Spent all week packing for the SF/LA book fairs, a tedious procedure in which a few new items are hopefully cataloged, shined up, and put in mylar, and the remaining items – tired goods from past catalogs and fairs -- are sent like ageing streetwalkers into the world to try again. A rather depressing exercise, all in all. When it was done I had about 75 books and 200 flats – ephemera and the like -- in eight boxes. A little shy of $400K.
I drove these down to Washington DC, stopping Thursday night at a cheap motel outside Hartford. This wasn’t a rest stop. I usually do the 8 hour drive in one go. But I’ve got a writing project in hand, and I like to write in motels. So, after a walk through the snow to my favorite restaurant on Thursday night I put in a few hours of writing. Then another four hours the next morning. Hey, Nabokov wrote all his books in hotel rooms. My digs at “America’s Best Value Inn” would’ve done Humbert Humbert proud.

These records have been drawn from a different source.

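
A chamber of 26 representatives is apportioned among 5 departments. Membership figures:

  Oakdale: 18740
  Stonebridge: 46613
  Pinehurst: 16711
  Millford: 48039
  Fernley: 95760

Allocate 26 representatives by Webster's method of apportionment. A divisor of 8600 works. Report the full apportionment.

With modified divisor 8600: modified quotas Oakdale 2.179, Stonebridge 5.420, Pinehurst 1.943, Millford 5.586, Fernley 11.135.
Rounding to the nearest integer: Oakdale 2, Stonebridge 5, Pinehurst 2, Millford 6, Fernley 11 (total 26).

Oakdale: 2; Stonebridge: 5; Pinehurst: 2; Millford: 6; Fernley: 11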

By Friday afternoon I was down in DC, delivering my load to John Thomson and Karen Griffin of Bartleby’s Books. They’re driving across the country to the fairs, and since we’re sharing a booth at both the San Francisco Book, Print & Ephemera Fair and California International Antiquarian Book Fair in Pasadena the next weekend, they kindly offered to chauffeur my books.

John and Karen have been through some changes of late. They lost their lease in Georgetown last year and decided to get out of retail and move their operation home. They refurbished their basement into a cozy and efficient work space and rented a couple of storage units to house what remained of their stock. Then they sat down and began quoting books to institutional and private customers. A catalog is coming soon. They’re making a go of it, but the transition has been hard work for them both.

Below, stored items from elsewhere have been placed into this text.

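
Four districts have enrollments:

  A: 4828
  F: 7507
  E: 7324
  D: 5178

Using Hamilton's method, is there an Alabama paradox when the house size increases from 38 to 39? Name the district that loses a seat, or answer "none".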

They were on my mind during the ride back to Gloucester next day, and I had plenty of time to think about them, because I was driving through a snowstorm that covered the entire east coast. The trip took 11½ hours. Etta James had just died and, as I pushed my way north, I heard tributes to this wonderful singer on every college and NPR radio station in five states.

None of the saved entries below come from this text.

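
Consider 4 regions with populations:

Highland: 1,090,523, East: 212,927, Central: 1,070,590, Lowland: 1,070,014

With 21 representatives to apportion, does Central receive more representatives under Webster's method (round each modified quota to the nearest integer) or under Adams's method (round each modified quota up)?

Webster

Webster: Highland 7, East 1, Central 7, Lowland 6.
Adams: Highland 7, East 2, Central 6, Lowland 6.
Central gets 7 under Webster and 6 under Adams.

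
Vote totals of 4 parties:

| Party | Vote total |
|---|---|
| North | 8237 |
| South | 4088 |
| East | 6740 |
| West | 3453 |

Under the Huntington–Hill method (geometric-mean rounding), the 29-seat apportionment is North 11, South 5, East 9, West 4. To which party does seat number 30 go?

West

Priority for the next seat is population ÷ (√(s·(s+1))).
Priorities: North 716.939, South 746.363, East 710.458, West 772.114.
Highest priority: West.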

Maybe it was Etta’s death, or the Bartleby downsizing, or all the rolled over 18 wheelers and spun-out cars that sent my thoughts a strange direction, I don’t know. But the drive turned out to be a day-long meditation on the End Game. How will John and Karen exit this business? What comes after the move to the basement? What happens to Ten Pound Island Book Co. when I become too feeble for maniacal road trips?

Some people in this game have been careful enough to map out an exit strategy. Some have spouses with pensions. Some have been sufficiently disciplined to maintain IRAs. But many of my colleagues, I suspect, are like me. All our equity is tied up in our houses and our stock. Definitely not fungible assets. We plug along a day at a time. Our balance sheets are fairly healthy, but if something bad happened and we needed cash, we’d be in a tight spot.

This spring, when my new building across the street is finished, I reckon my monthly nut – including taxes, insurance and utilities -- will be increased by another $2500. There’s a 25 year mortgage on the place, so I’ll be hustling until I’m 91. And, seriously, folks. I don’t have a clue how I’m going to get that done.

I finished my white knuckle drive just as darkness was descending upon Gloucester, and I can’t tell you how good it felt to be home. By that time I’d come around to the happy realization that I do in fact have an end game, as simple and eloquent as the best financial planner could ever have put together. My retirement plan is to just keep working. My end game is to not stop.

And, as plans go, that one will work perfectly well until it no longer does.

So I suppose you could say I actually accomplished a lot this week.